A STATEMENT ON BODY SOUND SPACE AND TIME

Geschichte ist Experiment

GESCHICHTE IST EXPERIMENT – Première création mondiale 

“Fremd bin ich eingezogen, fremd zieh ich wieder aus” (GUTE NACHT)
Etranger dans son propre monde, étranger partout, étranger à soi-même.

Composition des errances multiples. Du silence des chants parlés de Schubert, à l’ironie grinçante de Jelinek, jusqu’au bruit du chaos contemporain de Ginsberg et Kirez, la voix fait exploration. Des motifs répétitifs qui se jettent à nos pieds comme des ruines d’une mémoire explosée. Fragmentation. Hybridation. Comment représenter le mouvement de l’âme ?

Un flux, une traversée de lieux, de temps, de corps, températures et sons. Etirer le silence des femmes et retarder le cri des hommes. Des thèmes comme l’amour, le désespoir et la solitude creusent les murs et la descente de ce bâtiment. “Geschichte ist Experiment”. Une installation plastique, visuelle et surtout sonore.
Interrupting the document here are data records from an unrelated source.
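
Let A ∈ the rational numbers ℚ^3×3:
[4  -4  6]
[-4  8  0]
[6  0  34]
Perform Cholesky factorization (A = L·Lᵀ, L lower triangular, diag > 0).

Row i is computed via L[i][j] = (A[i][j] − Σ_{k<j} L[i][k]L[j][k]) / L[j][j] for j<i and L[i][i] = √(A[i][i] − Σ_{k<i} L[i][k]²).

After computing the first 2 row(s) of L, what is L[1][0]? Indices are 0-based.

Step 1: L[0][0] = √(4) = 2.
  L[1][0] = (-4) / L[0][0] = -2.
Step 2: L[1][1] = √(4) = 2.

L[1][0] = -2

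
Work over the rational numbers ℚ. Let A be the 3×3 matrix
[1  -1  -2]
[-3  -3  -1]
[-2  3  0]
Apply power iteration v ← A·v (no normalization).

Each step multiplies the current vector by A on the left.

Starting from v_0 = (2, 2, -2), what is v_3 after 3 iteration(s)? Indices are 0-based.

v_3 = (70, -40, 28)

v_0 = (2, 2, -2).
v_1 = A·v_0 = (4, -10, 2).
v_2 = A·v_1 = (10, 16, -38).
v_3 = A·v_2 = (70, -40, 28).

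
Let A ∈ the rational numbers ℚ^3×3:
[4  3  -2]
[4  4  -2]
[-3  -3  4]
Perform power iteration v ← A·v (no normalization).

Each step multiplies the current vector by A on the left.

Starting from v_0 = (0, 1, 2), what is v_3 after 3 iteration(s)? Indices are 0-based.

v_3 = (-144, -158, 176)

v_0 = (0, 1, 2).
v_1 = A·v_0 = (-1, 0, 5).
v_2 = A·v_1 = (-14, -14, 23).
v_3 = A·v_2 = (-144, -158, 176).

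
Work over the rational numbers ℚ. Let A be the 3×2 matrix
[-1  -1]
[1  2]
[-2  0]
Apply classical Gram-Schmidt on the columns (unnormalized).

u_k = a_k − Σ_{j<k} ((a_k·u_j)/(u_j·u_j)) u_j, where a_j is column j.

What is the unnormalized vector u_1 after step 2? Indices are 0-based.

u_1 = (-1/2, 3/2, 1)

Step 1: u_0 = a_0 = (-1, 1, -2).
Step 2: u_1 = a_1 − (1/2)·u_0 = (-1/2, 3/2, 1).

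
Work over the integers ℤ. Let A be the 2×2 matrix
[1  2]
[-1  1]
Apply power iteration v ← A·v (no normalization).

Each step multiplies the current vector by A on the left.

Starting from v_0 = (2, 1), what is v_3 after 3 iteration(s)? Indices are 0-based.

v_3 = (-8, -7)

v_0 = (2, 1).
v_1 = A·v_0 = (4, -1).
v_2 = A·v_1 = (2, -5).
v_3 = A·v_2 = (-8, -7).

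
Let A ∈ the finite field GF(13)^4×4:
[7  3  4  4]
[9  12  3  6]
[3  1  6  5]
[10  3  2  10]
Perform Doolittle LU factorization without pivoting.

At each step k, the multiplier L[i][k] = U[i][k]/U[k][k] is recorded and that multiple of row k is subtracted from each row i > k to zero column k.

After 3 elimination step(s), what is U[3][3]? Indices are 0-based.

Step 1: pivot at (0,0) is 7.
  row1 ← row1 − (5)·row0  ⇒  L[1][0]=5, U row1=(0, 10, 9, 12)
  row2 ← row2 − (6)·row0  ⇒  L[2][0]=6, U row2=(0, 9, 8, 7)
  row3 ← row3 − (7)·row0  ⇒  L[3][0]=7, U row3=(0, 8, 0, 8)
Step 2: pivot at (1,1) is 10.
  row2 ← row2 − (10)·row1  ⇒  L[2][1]=10, U row2=(0, 0, 9, 4)
  row3 ← row3 − (6)·row1  ⇒  L[3][1]=6, U row3=(0, 0, 11, 1)
Step 3: pivot at (2,2) is 9.
  row3 ← row3 − (7)·row2  ⇒  L[3][2]=7, U row3=(0, 0, 0, 12)

U[3][3] = 12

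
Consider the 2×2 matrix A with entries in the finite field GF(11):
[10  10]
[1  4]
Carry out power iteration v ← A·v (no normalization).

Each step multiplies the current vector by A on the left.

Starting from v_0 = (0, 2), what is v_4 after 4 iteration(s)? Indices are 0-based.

v_4 = (9, 3)

v_0 = (0, 2).
v_1 = A·v_0 = (9, 8).
v_2 = A·v_1 = (5, 8).
v_3 = A·v_2 = (9, 4).
v_4 = A·v_3 = (9, 3).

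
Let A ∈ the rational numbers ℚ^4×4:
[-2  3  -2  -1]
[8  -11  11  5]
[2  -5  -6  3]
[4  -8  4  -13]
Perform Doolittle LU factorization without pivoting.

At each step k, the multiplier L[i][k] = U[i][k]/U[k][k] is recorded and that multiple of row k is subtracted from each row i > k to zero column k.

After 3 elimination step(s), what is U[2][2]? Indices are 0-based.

U[2][2] = -2

k=0: U[0][0]=-2
  eliminate (1,0): mult=-4, new row 1: (0, 1, 3, 1); set L[1][0]=-4
  eliminate (2,0): mult=-1, new row 2: (0, -2, -8, 2); set L[2][0]=-1
  eliminate (3,0): mult=-2, new row 3: (0, -2, 0, -15); set L[3][0]=-2
k=1: U[1][1]=1
  eliminate (2,1): mult=-2, new row 2: (0, 0, -2, 4); set L[2][1]=-2
  eliminate (3,1): mult=-2, new row 3: (0, 0, 6, -13); set L[3][1]=-2
k=2: U[2][2]=-2
  eliminate (3,2): mult=-3, new row 3: (0, 0, 0, -1); set L[3][2]=-3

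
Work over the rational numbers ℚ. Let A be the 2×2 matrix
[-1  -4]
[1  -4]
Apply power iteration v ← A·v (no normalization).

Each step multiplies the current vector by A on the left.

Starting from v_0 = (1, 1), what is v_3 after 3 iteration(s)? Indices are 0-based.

v_3 = (-45, -11)

v_0 = (1, 1).
v_1 = A·v_0 = (-5, -3).
v_2 = A·v_1 = (17, 7).
v_3 = A·v_2 = (-45, -11).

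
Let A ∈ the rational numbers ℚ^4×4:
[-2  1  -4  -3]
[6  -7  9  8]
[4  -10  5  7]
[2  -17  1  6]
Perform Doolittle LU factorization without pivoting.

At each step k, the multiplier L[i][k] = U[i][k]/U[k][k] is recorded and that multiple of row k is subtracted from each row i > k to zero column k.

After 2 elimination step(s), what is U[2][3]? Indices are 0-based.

U[2][3] = 3

k=0: U[0][0]=-2
  eliminate (1,0): mult=-3, new row 1: (0, -4, -3, -1); set L[1][0]=-3
  eliminate (2,0): mult=-2, new row 2: (0, -8, -3, 1); set L[2][0]=-2
  eliminate (3,0): mult=-1, new row 3: (0, -16, -3, 3); set L[3][0]=-1
k=1: U[1][1]=-4
  eliminate (2,1): mult=2, new row 2: (0, 0, 3, 3); set L[2][1]=2
  eliminate (3,1): mult=4, new row 3: (0, 0, 9, 7); set L[3][1]=4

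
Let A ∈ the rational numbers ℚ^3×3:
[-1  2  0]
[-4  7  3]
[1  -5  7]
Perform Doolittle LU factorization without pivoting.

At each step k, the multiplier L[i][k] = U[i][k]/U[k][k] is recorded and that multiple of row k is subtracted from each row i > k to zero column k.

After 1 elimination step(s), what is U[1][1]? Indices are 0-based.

Step 1: pivot at (0,0) is -1.
  row1 ← row1 − (4)·row0  ⇒  L[1][0]=4, U row1=(0, -1, 3)
  row2 ← row2 − (-1)·row0  ⇒  L[2][0]=-1, U row2=(0, -3, 7)

U[1][1] = -1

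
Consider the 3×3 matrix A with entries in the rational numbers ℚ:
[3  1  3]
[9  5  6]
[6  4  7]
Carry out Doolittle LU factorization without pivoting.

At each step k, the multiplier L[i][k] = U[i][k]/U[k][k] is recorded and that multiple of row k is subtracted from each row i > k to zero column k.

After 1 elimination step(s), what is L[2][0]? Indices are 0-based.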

Le projet HØPE se développe en deux volets successifs qui donnent lieu in fine à un choc esthétique. Cette création est un geste artistique de confrontation dont Maya Bösch a toujours rêvé. HØPE ou comment construire théâtralement un bastard pop (genre musical hybride). Il y a d’abord le volet Howl, monté autour du poète phare de la Beat Generation, Allen Ginsberg, avec un ensemble d’interprètes masculins dans un espace conçu par Thibault Vancraenenbroeck, puis le projet  A statement on body, sound, space and time, monté autour du cycle Voyage d’hiver par Franz Schubert avec un ensemble d’interprètes féminins dans un espace conçu par Sylvie Kleiber. Au milieu, le retour de l’antithéâtre d’Elfriede Jelinek. Des garçons d’un côté, des filles de l’autre. Du 2 au 10 juin, les deux ensembles investissent tous les espaces du GRÜ où se joue la rencontre entre les deux créations de Maya Bösch. Un choc, une explosion, un dernier cri, conduisant à une fusion de tous ces interprètes sur une seule ligne. La dernière parole faisant vibrer le GRÜ expérimental, dirigé par Maya Bösch et Michèle Pralong.

Il y a ici différentes sortes de textes, mais qui sont tous des cris d’utopie: Wilhelm Müller, Allen Ginsberg, Elfriede Jelinek, Timo Kirez. Il y a aussi Vincent Hänni et Franz Schubert. Le voyage d’hiverHowl, Je voudrais être légère et Radio Ophélia traversent la solitude, le désespoir et la folie du monde.

A un moment, les deux créations, les deux équipes de comédiens se confronteront, sous la forme d’un bootleg scénique, féminimasculin. Ce choc sera le dernier spectacle de la direction Bösch-Pralong à la tête du GRÜ. Comme un dernier statement sur LAST / LOST GRÜ.